With all the attention paid to the launch of the Affordable Care Act’s health insurance exchanges and the challenges with HealthCare.gov, many health care experts recently overlooked good news coming out of California: health care purchasers in the Golden State lead the nation in adoption of innovative methods to pay doctors and hospitals for the care they deliver. Across the country, most providers are still paid through pure fee-for-service arrangements — earning money for each unit of care they deliver, regardless of appropriateness or outcomes and without incentives to conserve resources. Last March, The National Scorecard on Payment Reform, released by the nonprofit Catalyst for Payment Reform (CPR), revealed that nationwide, only 11 percent of health care payments are value-oriented, defined as payments tied to performance or designed to cut waste. CPR’s California Scorecard on Payment Reform, released this fall, found that in California 42 percent of commercial payments to health care providers are value-oriented. Both scorecards were supported by The Commonwealth Fund and the California HealthCare Foundation.

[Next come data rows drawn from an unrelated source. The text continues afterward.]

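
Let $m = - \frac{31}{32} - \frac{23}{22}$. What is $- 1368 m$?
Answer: $\frac{121239}{44} \approx 2755.4$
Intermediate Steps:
$m = - \frac{709}{352}$ ($m = \left(-31\right) \frac{1}{32} - \frac{23}{22} = - \frac{31}{32} - \frac{23}{22} = - \frac{709}{352} \approx -2.0142$)
$- 1368 m = \left(-1368\right) \left(- \frac{709}{352}\right) = \frac{121239}{44}$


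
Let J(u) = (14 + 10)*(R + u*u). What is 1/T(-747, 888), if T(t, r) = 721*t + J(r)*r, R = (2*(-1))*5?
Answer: 1/16804698021 ≈ 5.9507e-11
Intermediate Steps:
R = -10 (R = -2*5 = -10)
J(u) = -240 + 24*u² (J(u) = (14 + 10)*(-10 + u*u) = 24*(-10 + u²) = -240 + 24*u²)
T(t, r) = 721*t + r*(-240 + 24*r²) (T(t, r) = 721*t + (-240 + 24*r²)*r = 721*t + r*(-240 + 24*r²))
1/T(-747, 888) = 1/(721*(-747) + 24*888*(-10 + 888²)) = 1/(-538587 + 24*888*(-10 + 788544)) = 1/(-538587 + 24*888*788534) = 1/(-538587 + 16805236608) = 1/16804698021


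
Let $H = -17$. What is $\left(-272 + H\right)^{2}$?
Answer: $83521$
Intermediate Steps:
$\left(-272 + H\right)^{2} = \left(-272 - 17\right)^{2} = \left(-289\right)^{2} = 83521$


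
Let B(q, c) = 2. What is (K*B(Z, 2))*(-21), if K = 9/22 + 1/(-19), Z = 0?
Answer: -3129/209 ≈ -14.971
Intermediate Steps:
K = 149/418 (K = 9*(1/22) + 1*(-1/19) = 9/22 - 1/19 = 149/418 ≈ 0.35646)
(K*B(Z, 2))*(-21) = ((149/418)*2)*(-21) = (149/209)*(-21) = -3129/209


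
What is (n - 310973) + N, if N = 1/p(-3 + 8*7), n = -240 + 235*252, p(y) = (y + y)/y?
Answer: -503985/2 ≈ -2.5199e+5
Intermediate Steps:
p(y) = 2 (p(y) = (2*y)/y = 2)
n = 58980 (n = -240 + 59220 = 58980)
N = ½ (N = 1/2 = ½ ≈ 0.50000)
(n - 310973) + N = (58980 - 310973) + ½ = -251993 + ½ = -503985/2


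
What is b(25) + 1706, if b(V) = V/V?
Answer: 1707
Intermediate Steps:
b(V) = 1
b(25) + 1706 = 1 + 1706 = 1707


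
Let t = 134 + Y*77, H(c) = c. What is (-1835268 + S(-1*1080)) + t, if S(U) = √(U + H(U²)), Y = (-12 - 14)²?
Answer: -1783082 + 6*√32370 ≈ -1.7820e+6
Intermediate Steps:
Y = 676 (Y = (-26)² = 676)
S(U) = √(U + U²)
t = 52186 (t = 134 + 676*77 = 134 + 52052 = 52186)
(-1835268 + S(-1*1080)) + t = (-1835268 + √((-1*1080)*(1 - 1*1080))) + 52186 = (-1835268 + √(-1080*(1 - 1080))) + 52186 = (-1835268 + √(-1080*(-1079))) + 52186 = (-1835268 + √1165320) + 52186 = (-1835268 + 6*√32370) + 52186 = -1783082 + 6*√32370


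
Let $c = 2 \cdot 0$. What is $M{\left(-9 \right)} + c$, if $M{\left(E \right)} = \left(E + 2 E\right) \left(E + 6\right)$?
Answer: $81$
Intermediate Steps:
$c = 0$
$M{\left(E \right)} = 3 E \left(6 + E\right)$
$M{\left(-9 \right)} + c = 3 \left(-9\right) \left(6 - 9\right) + 0 = 3 \left(-9\right) \left(-3\right) + 0 = 81 + 0 = 81$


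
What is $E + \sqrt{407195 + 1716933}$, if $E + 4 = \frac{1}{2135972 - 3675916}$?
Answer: $- \frac{6159777}{1539944} + 4 \sqrt{132758} \approx 1453.4$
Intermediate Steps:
$E = - \frac{6159777}{1539944}$ ($E = -4 + \frac{1}{2135972 - 3675916} = -4 + \frac{1}{-1539944} = -4 - \frac{1}{1539944} = - \frac{6159777}{1539944} \approx -4.0$)
$E + \sqrt{407195 + 1716933} = - \frac{6159777}{1539944} + \sqrt{407195 + 1716933} = - \frac{6159777}{1539944} + \sqrt{2124128} = - \frac{6159777}{1539944} + 4 \sqrt{132758}$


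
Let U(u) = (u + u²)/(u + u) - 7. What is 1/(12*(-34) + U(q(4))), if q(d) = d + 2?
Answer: -2/823 ≈ -0.0024301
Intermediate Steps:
q(d) = 2 + d
U(u) = -7 + (u + u²)/(2*u) (U(u) = (u + u²)/((2*u)) - 7 = (u + u²)*(1/(2*u)) - 7 = (u + u²)/(2*u) - 7 = -7 + (u + u²)/(2*u))
1/(12*(-34) + U(q(4))) = 1/(12*(-34) + (-13/2 + (2 + 4)/2)) = 1/(-408 + (-13/2 + (½)*6)) = 1/(-408 + (-13/2 + 3)) = 1/(-408 - 7/2) = 1/(-823/2) = -2/823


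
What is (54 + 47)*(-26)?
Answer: -2626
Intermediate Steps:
(54 + 47)*(-26) = 101*(-26) = -2626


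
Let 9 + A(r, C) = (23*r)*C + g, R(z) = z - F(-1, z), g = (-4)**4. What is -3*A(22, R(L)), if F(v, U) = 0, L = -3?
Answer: 3813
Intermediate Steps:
g = 256
R(z) = z (R(z) = z - 1*0 = z + 0 = z)
A(r, C) = 247 + 23*C*r (A(r, C) = -9 + ((23*r)*C + 256) = -9 + (23*C*r + 256) = -9 + (256 + 23*C*r) = 247 + 23*C*r)
-3*A(22, R(L)) = -3*(247 + 23*(-3)*22) = -3*(247 - 1518) = -3*(-1271) = 3813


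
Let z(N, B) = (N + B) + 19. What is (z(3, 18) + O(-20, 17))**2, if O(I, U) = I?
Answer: 400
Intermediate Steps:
z(N, B) = 19 + B + N (z(N, B) = (B + N) + 19 = 19 + B + N)
(z(3, 18) + O(-20, 17))**2 = ((19 + 18 + 3) - 20)**2 = (40 - 20)**2 = 20**2 = 400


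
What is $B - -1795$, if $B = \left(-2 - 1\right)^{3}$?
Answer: $1768$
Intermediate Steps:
$B = -27$ ($B = \left(-3\right)^{3} = -27$)
$B - -1795 = -27 - -1795 = -27 + 1795 = 1768$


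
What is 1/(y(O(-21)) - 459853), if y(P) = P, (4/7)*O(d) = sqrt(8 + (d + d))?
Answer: -3678824/1691718253705 - 14*I*sqrt(34)/1691718253705 ≈ -2.1746e-6 - 4.8255e-11*I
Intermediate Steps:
O(d) = 7*sqrt(8 + 2*d)/4 (O(d) = 7*sqrt(8 + (d + d))/4 = 7*sqrt(8 + 2*d)/4)
1/(y(O(-21)) - 459853) = 1/(7*sqrt(8 + 2*(-21))/4 - 459853) = 1/(7*sqrt(8 - 42)/4 - 459853) = 1/(7*sqrt(-34)/4 - 459853) = 1/(7*(I*sqrt(34))/4 - 459853) = 1/(7*I*sqrt(34)/4 - 459853) = 1/(-459853 + 7*I*sqrt(34)/4)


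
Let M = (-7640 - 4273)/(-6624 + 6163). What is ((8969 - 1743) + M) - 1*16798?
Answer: -4400779/461 ≈ -9546.2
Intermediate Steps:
M = 11913/461 (M = -11913/(-461) = -11913*(-1/461) = 11913/461 ≈ 25.842)
((8969 - 1743) + M) - 1*16798 = ((8969 - 1743) + 11913/461) - 1*16798 = (7226 + 11913/461) - 16798 = 3343099/461 - 16798 = -4400779/461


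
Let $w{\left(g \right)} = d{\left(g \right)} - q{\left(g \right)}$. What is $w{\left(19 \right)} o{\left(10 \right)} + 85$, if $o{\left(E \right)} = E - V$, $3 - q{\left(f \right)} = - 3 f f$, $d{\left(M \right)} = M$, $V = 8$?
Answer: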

The California Scorecard found evidence of widespread health care payment innovation across the state. Within the 42 percent of value-oriented payments, nearly all — 97 percent — put providers at financial risk if they do not meet certain quality and cost goals. These include capitation (per-patient) payments with a quality component. California has a much higher percentage of payments to doctors and hospitals flowing through capitation with quality benchmarks than does the nation as a whole (32.5 percent versus 1.6 percent). California also has a larger percentage of commercial, in-network health plan members considered to be attributed to health care providers participating in alternative payment contracts (patients are “attributed to” providers for the purpose of calculating costs and savings), including accountable care organizations, patient-centered medical homes, and other delivery models. In California, 36 percent of commercial health plan members are attributed, compared with 2 percent nationwide. This isn’t a huge surprise, as California has long been home to organized and integrated delivery models.
Yet the prevalence of value-oriented payment reforms in itself is not the goal. Changing how we pay for care to reward value, not volume, should make care more affordable and improve quality in the long term — this was one of the founding principles of Catalyst for Payment Reform. In these two dimensions, California still has opportunities for improvement. Although the state’s per capita health care spending is the ninth-lowest in the nation (according to a 2012 California HealthCare Foundation publication), the employer premiums are higher than the U.S. average. Likewise, California has mixed results on some basic metrics of health care quality. For instance, although Californians are more likely than U.S. residents nationally to receive cancer screenings and less likely to die from cancer, they are less likely to receive appropriate diabetes care (see the 2011 report from the California HealthCare Foundation).
To address these broader goals of affordable and quality care, we need to continue to examine how to refine the new methods of payment, and what else may be needed. For instance, it is possible that value-oriented payment methods such as capitation with quality benchmarks might encourage providers to reduce the cost of providing health care — without making care more affordable for patients. An article in Health Affairs hinted that providers' market power in California allows them to negotiate higher-than-competitive prices, regardless of their underlying health care costs. Other news stories have suggested that some of the state's larger systems engage in “shadow-pricing,” pushing premiums higher to follow competitors' pricing, regardless of the actual costs of delivering care. It is also possible that capitation with quality benchmarks — the dominant form of value-oriented payment in California — isn’t the best way to achieve better health outcomes. Or maybe the quality incentives aren't large enough to have an effect, or need additional nonfinancial incentives to work optimally.
Going forward, Catalyst for Payment Reform will investigate how to examine the real return on investment of different forms of provider payment. One large question, which has not yet been examined, is how different forms of payment affect the quality of care in the long term. With so many new payment models emerging, now is the time to begin to understand which models work best for payers and for patients. It is important to quantify how California has made such significant use of value-oriented payment. Now we need to understand how these payments align with efforts to boost health care quality and affordability.